A bonsai tree should always be positioned off-center in its container, for not only is asymmetry vital to the visual effect, but the center point is symbolically where heaven and earth meet. Another aesthetic principle is the triangular pattern necessary for visual balance and for expression of the relationship shared by a universal principle, the artist and the tree itself. Tradition holds that three basic virtues are necessary to create a bonsai: truth, goodness and beauty.
Given proper care, bonsai can live for hundreds of years, with prized specimens being passed from generation to generation, admired for their age and revered as a reminder of those who have cared for them over the centuries. Although these bonsai are extremely beautiful - meticulously cared for over the years and containing such a wealth of knowledge, age is not essential. It is more important that the tree produce the artistic effect desired, that it be in proper proportion to the appropriate container and that it be in good health.

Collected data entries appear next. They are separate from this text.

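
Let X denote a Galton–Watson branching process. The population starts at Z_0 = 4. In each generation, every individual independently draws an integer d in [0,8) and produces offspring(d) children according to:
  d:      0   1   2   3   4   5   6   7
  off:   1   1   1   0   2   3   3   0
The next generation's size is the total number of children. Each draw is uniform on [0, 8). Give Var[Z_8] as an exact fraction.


Outcome values over d=0..7: [1, 1, 1, 0, 2, 3, 3, 0]
Σy = 11, Σy² = 25, M = 8
μ = 11/8 = 11/8,  σ² = 25/8 − (11/8)² = 79/64
V_0 = 0, E_0 = 4
V_1 = 79/64·E_0 + (11/8)²·V_0 = 79/16;  E_1 = 11/2
V_2 = 79/64·E_1 + (11/8)²·V_1 = 16511/1024;  E_2 = 121/16
V_3 = 79/64·E_2 + (11/8)²·V_2 = 2609607/65536;  E_3 = 1331/128
V_4 = 79/64·E_3 + (11/8)²·V_3 = 369598735/4194304;  E_4 = 14641/1024
V_5 = 79/64·E_4 + (11/8)²·V_4 = 49459040279/268435456;  E_5 = 161051/8192
V_6 = 79/64·E_5 + (11/8)²·V_5 = 6401452088031/17179869184;  E_6 = 1771561/65536
V_7 = 79/64·E_6 + (11/8)²·V_6 = 811263625507687/1099511627776;  E_7 = 19487171/524288
V_8 = 79/64·E_7 + (11/8)²·V_7 = 101391435897752495/70368744177664;  E_8 = 214358881/4194304

101391435897752495/70368744177664


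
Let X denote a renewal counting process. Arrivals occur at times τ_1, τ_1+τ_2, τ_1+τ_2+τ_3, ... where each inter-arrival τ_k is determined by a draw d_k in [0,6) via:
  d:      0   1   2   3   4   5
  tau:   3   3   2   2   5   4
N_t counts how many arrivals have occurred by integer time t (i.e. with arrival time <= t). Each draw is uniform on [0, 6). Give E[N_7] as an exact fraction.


Inter-arrival values over d=0..5: [3, 3, 2, 2, 5, 4]
Each d has probability 1/6, so the pmf of τ is: f(2) = 1/3, f(3) = 1/3, f(4) = 1/6, f(5) = 1/6
Renewal equation for m(n) = E[N_n]: condition on τ_1 = k (if k <= n, one arrival plus a fresh copy on the remaining n−k steps): m(n) = F(n) + Σ_{k<=n} f(k)·m(n−k), where F(n) = P(τ <= n) and m(0) = 0
m(1) = F(1) = 0
m(2) = F(2) = 1/3
m(3) = F(3) = 2/3
m(4) = F(4) + f(2)·m(2) = 5/6 + 1/3·1/3 = 17/18
m(5) = F(5) + f(2)·m(3) + f(3)·m(2) = 1 + 1/3·2/3 + 1/3·1/3 = 4/3
m(6) = F(6) + f(2)·m(4) + f(3)·m(3) + f(4)·m(2) = 1 + 1/3·17/18 + 1/3·2/3 + 1/6·1/3 = 43/27
m(7) = F(7) + f(2)·m(5) + f(3)·m(4) + f(4)·m(3) + f(5)·m(2) = 1 + 1/3·4/3 + 1/3·17/18 + 1/6·2/3 + 1/6·1/3 = 52/27
E[N_7] = m(7) = 52/27

52/27


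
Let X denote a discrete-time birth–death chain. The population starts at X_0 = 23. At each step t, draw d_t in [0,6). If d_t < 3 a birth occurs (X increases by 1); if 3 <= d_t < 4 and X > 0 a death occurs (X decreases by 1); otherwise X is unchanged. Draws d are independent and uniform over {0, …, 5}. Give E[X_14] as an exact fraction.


83/3

X can drop by at most 1 per step and X_0 = 23 > T = 14, so X_t >= 23 − t >= 9 > 0 for every t <= 14: the floor at 0 (the 'and X > 0' condition) never binds. Hence X_14 = X_0 + Σ_{t<14} Y_t with i.i.d. increments Y_t = y(d_t) ∈ {+1, −1, 0}.
Outcome values over d=0..5: [1, 1, 1, -1, 0, 0]
Σy = 2, Σy² = 4, M = 6
μ = 2/6 = 1/3,  σ² = 4/6 − (1/3)² = 5/9
E[X_14] = 23 + 14·(1/3) = 83/3


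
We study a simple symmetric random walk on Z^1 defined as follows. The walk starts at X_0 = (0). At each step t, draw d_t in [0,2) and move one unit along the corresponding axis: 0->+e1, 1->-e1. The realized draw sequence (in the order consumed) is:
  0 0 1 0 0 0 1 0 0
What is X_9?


t=0: X=(0), d=0 → +e1, X_1=(1)
t=1: X=(1), d=0 → +e1, X_2=(2)
t=2: X=(2), d=1 → -e1, X_3=(1)
t=3: X=(1), d=0 → +e1, X_4=(2)
t=4: X=(2), d=0 → +e1, X_5=(3)
t=5: X=(3), d=0 → +e1, X_6=(4)
t=6: X=(4), d=1 → -e1, X_7=(3)
t=7: X=(3), d=0 → +e1, X_8=(4)
t=8: X=(4), d=0 → +e1, X_9=(5)

(5)


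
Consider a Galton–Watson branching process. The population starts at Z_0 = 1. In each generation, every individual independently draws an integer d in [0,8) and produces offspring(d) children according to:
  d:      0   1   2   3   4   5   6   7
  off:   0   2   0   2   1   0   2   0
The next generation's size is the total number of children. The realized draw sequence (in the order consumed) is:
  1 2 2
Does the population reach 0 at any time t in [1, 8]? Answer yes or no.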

Bonsai are ordinary trees or plants, not special hybrid dwarfs. Small leafed varieties are most suitable, but essentially any plant can be used, regardless of the size it grows in the wild. In Japan, varieties of pine, azalea, camellia, bamboo and plum are most often used. The artist never duplicates nature but rather expresses a personal aesthetic philosophy by manipulating it. The bonsai may suggest many things, but in all cases must look natural and never show the intervention of human hands. Grown in special containers, bonsai are primarily kept outdoors (with the exception of some plants
suited, trained and grown indoors).
There are two major groupings of plants that can be used for bonsai, Indoor Plants and Outdoor plants. Your USDA cold and heat tolerance zone will determine what plants you can use for your outdoor bonsai. Here in Wake County North Carolina we are mostly in zone 7b (temperatures between lO*F and lOO*F). Therefore plants that are made into bonsai such as the Ficus tree, which are tropical plants, must be brought inside after the temperature at night reaches at or below 40*F. Now when using native plants, or plants that can take the cold and hot weather, the bonsai can be left outside under some cover (out of the frost and scorching sun for the most part).